Tuesday, May 10, 2011

Waltz with Bashir


So I’ve been thinking on Waltz with Bashir after watching it.  It’s such a hard movie to classify, to start with.  For one, it’s an animated documentary.  There’s interviews with real people and the re-enactments you’d expect out of a war documentary, but it’s all animated.  Even when the scene is just somebody sitting in front of a blue background.  For two, it could also be seen as a pure war movie in parts.  The movie I ended up being very much reminded of was the final two-thirds of Full Metal Jacket (not the boot camp part).  And yet it’s still nothing like that.
            The plot of the movie follows the filmmaker, Ari Folman.  He has a talk with a soldier who was in the Israeli-Lebanese war, and has a flashback to an event that sets him off to talk with other soldiers to try to piece together his own forgotten memory of the war.  The movie mainly stays away from any of the politics of the war, simply focusing on the stories of what happened.  This does hurt the movie a bit, since you’re really expected to know the conflict already.  Then again, coming in with no preconceptions means you’re just taking in the accounts of the war, which is interesting in its own way.
            The stories mostly focus on the violence of war.  Saying that the message is “war is bad” is pretty obvious, but it does it in a way where you can’t blame either side, particularly after the ending.  During one of the most effective scenes, a red car drives through the city battleground shooting Israeli soldiers, and the attempt to destroy it instead kills a hapless farmer and destroys several buildings.  All of this is underscored by a punk protest song.  It’s almost darkly humorous in a way.
            The animation style is really the film’s strong suit.  It appears rotoscoped, but isn’t.  Instead, it’s animated by Flash.  It does look a bit stiff at times, appearing too much like a motion comic early on.  Once your eyes adjust to it, it’s absolutely beautiful, especially with colors.  Ari’s flashback takes place in a world of yellow and black.  He visits a friend in Holland in the winter, and when he revisits him in the spring, the grass takes a vibrantly different tone.

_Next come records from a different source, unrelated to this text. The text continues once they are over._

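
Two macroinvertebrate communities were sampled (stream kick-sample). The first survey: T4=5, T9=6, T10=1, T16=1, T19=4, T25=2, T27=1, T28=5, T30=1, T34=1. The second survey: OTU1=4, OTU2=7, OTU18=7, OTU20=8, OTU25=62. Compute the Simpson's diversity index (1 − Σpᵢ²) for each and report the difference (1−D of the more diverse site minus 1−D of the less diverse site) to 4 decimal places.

0.3671

The first survey: N=27, proportions 0.18518519, 0.22222222, 0.03703704, 0.03703704, 0.14814815, 0.07407407, 0.03703704, 0.18518519, 0.03703704, 0.03703704, giving 1−D = 0.84773663 (working shown to 8 dp, full precision carried).
The second survey: N=88, proportions 0.04545455, 0.07954545, 0.07954545, 0.09090909, 0.70454545, giving 1−D = 0.48063017.
Difference = |0.84773663 − 0.48063017| = 0.36710646, i.e. 0.3671 to 4 decimal places.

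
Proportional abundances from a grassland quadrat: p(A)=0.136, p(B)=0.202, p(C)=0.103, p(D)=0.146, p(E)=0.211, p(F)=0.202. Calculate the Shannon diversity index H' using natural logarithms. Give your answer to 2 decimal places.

Each pᵢ ln pᵢ term (working shown to 4 dp, full precision carried): 0.136×(-1.9951)=-0.2713, 0.202×(-1.5995)=-0.3231, 0.103×(-2.2730)=-0.2341, 0.146×(-1.9241)=-0.2809, 0.211×(-1.5559)=-0.3283, 0.202×(-1.5995)=-0.3231.
Sum = -1.7609, so H' = 1.76.

1.76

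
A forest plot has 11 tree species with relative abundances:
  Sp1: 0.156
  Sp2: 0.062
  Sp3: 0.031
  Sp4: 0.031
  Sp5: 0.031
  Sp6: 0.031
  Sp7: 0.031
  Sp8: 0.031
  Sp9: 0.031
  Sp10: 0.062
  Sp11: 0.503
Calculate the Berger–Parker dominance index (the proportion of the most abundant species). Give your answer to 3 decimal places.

0.503

The largest proportion is 0.503, i.e. d = 0.503 to 3 decimal places.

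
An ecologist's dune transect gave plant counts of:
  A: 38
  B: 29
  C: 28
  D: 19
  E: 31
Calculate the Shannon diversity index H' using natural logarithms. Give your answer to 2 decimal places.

1.59

Total N = 38+29+28+19+31 = 145, so the proportions are 0.2621, 0.2, 0.1931, 0.131, 0.2138 (working shown to 4 dp, full precision carried).
Each pᵢ ln pᵢ term: 0.2621×(-1.3391)=-0.3509, 0.2×(-1.6094)=-0.3219, 0.1931×(-1.6445)=-0.3176, 0.131×(-2.0323)=-0.2663, 0.2138×(-1.5427)=-0.3298.
Sum = -1.5865, so H' = 1.59.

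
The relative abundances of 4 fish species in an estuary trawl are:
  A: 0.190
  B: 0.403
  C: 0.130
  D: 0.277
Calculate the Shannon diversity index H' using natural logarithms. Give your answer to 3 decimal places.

1.303

Each pᵢ ln pᵢ term (working shown to 5 dp, full precision carried): 0.19×(-1.66073)=-0.31554, 0.403×(-0.90882)=-0.36625, 0.13×(-2.04022)=-0.26523, 0.277×(-1.28374)=-0.35560.
Sum = -1.30262, so H' = 1.303.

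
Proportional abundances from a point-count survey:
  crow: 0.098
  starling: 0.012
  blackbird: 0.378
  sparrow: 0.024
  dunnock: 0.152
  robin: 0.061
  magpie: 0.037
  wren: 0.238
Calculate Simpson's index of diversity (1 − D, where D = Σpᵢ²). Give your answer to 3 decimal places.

0.762

D = 0.098² + 0.012² + 0.378² + 0.024² + 0.152² + 0.061² + 0.037² + 0.238² = 0.00960 + 0.00014 + 0.14288 + 0.00058 + 0.02310 + 0.00372 + 0.00137 + 0.05664 = 0.23805 (working shown to 5 dp, full precision carried).
So 1 − D = 0.76195, i.e. 0.762 to 3 decimal places.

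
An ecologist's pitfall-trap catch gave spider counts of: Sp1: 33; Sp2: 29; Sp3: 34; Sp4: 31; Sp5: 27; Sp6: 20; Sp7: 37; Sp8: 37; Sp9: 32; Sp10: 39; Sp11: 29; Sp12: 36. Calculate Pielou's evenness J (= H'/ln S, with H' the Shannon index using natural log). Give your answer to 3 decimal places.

Total N = 33+29+34+31+27+20+37+37+32+39+29+36 = 384, so the proportions are 0.08594, 0.07552, 0.08854, 0.08073, 0.07031, 0.05208, 0.09635, 0.09635, 0.08333, 0.10156, 0.07552, 0.09375 (working shown to 5 dp, full precision carried).
H' = −Σ pᵢ ln pᵢ = −((-0.21090) + (-0.19510) + (-0.21465) + (-0.20317) + (-0.18667) + (-0.15390) + (-0.22544) + (-0.22544) + (-0.20708) + (-0.23228) + (-0.19510) + (-0.22192)) = 2.47164.
With S = 12 species, ln S = 2.48491, so J = 2.47164/2.48491 = 0.99466, i.e. 0.995 to 3 decimal places.

0.995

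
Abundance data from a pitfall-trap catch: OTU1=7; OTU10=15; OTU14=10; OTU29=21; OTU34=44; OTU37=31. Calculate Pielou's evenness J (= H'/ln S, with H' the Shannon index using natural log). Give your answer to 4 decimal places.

Total N = 7+15+10+21+44+31 = 128, so the proportions are 0.054688, 0.117188, 0.078125, 0.164062, 0.34375, 0.242188 (working shown to 6 dp, full precision carried).
H' = −Σ pᵢ ln pᵢ = −((-0.158928) + (-0.251248) + (-0.199175) + (-0.296544) + (-0.367070) + (-0.343432)) = 1.616398.
With S = 6 species, ln S = 1.791759, so J = 1.616398/1.791759 = 0.902129, i.e. 0.9021 to 4 decimal places.

0.9021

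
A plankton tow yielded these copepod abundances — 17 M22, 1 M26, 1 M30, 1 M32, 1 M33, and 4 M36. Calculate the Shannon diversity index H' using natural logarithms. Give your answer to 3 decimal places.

Total N = 17+1+1+1+1+4 = 25, so the proportions are 0.68, 0.04, 0.04, 0.04, 0.04, 0.16 (working shown to 6 dp, full precision carried).
Each pᵢ ln pᵢ term: 0.68×(-0.385662)=-0.262250, 0.04×(-3.218876)=-0.128755, 0.04×(-3.218876)=-0.128755, 0.04×(-3.218876)=-0.128755, 0.04×(-3.218876)=-0.128755, 0.16×(-1.832581)=-0.293213.
Sum = -1.070484, so H' = 1.070.

1.070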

            The film unfortunately falls apart near the end.  Early on, the film feels like a series of stories.  Ari interviews the various soldiers, and Ari is a character in the film.  The stories feel like anecdotes, but in a good way.  Near the end, however, it turns to him just interviewing two people.  Ari himself completely disappears, and the two people he interviews are just in front of blue backgrounds.  Sadly, this is also the most important part of the movie, the climax where you find out where the flashback happened and the horrific events of it.  It’s a disappointment that a movie that bends the documentary in unique ways has to turn into what’s essentially just a documentary near the end.